What should be included:|
- Genital warts typically are diagnosed with a visual examination.
- Depending on the individual case, the doctor might remove individual warts using cryotherapy , laser surgery or surgical excision .
- A doctor might also prescribe imiquimod cream , (brand name Aldara) which typically is applied at home three days per week for three to 16 weeks, or podofilox , which is typically applied twice a day for three days a week for up to four weeks.
- The National Institutes of Health has an overview of genital warts.
- For patients with warts on the cervix, a colposcopy is recommended to screen for cervical cancer. This can cost up to $500 or more, with biopsy, if done in an office setting, or up to $1,000 or more in a hospital.
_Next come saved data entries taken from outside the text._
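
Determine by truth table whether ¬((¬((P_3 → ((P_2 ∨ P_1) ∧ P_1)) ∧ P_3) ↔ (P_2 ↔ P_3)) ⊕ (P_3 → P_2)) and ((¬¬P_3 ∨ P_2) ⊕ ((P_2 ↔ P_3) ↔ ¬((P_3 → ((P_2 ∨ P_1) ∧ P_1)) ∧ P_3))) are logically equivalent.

not equivalent

 P_1    P_2    P_3   |    φ      ψ  
 True   True   True  |  False   True
 True   True  False  |  False   True
 True  False   True  |  False  False
 True  False  False  |   True   True
False   True   True  |   True  False
False   True  False  |  False   True
False  False   True  |   True   True
False  False  False  |   True   True
The columns differ at P_1=True, P_2=True, P_3=True (φ=False, ψ=True), so they are not equivalent.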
- Genital warts commonly recur after treatment, so additional procedures might be needed.
Shopping for genital warts treatment:
- The U.S. Department of Health and Human Services offers a locator for clinics with sliding fee scales based on income.
- Some drug manufacturers offer patient assistance programs. Any patient without prescription drug coverage who also is not eligible for Medicare typically qualifies for Together Rx Access , a discount card that offers 25% 40% off many brand-name drugs.
- A family doctor or gynecologist, urologist or dermatologist can diagnose and prescribe treatment for genital warts. The American Urological Association offers a urologist locator , and the American Academy of Dermatology offers a dermatologist locator . Planned Parenthood, which offers sexual health services for men and women, has a health center locator .
- Certain drugs used to treat genital warts are not known to be safe for pregnant women, according to the U.S. Centers for Disease Control and Prevention .
| Material on this page is for informational purposes only and should not be construed as medical advice. Always consult your physician or pharmacist regarding medications or medical procedures.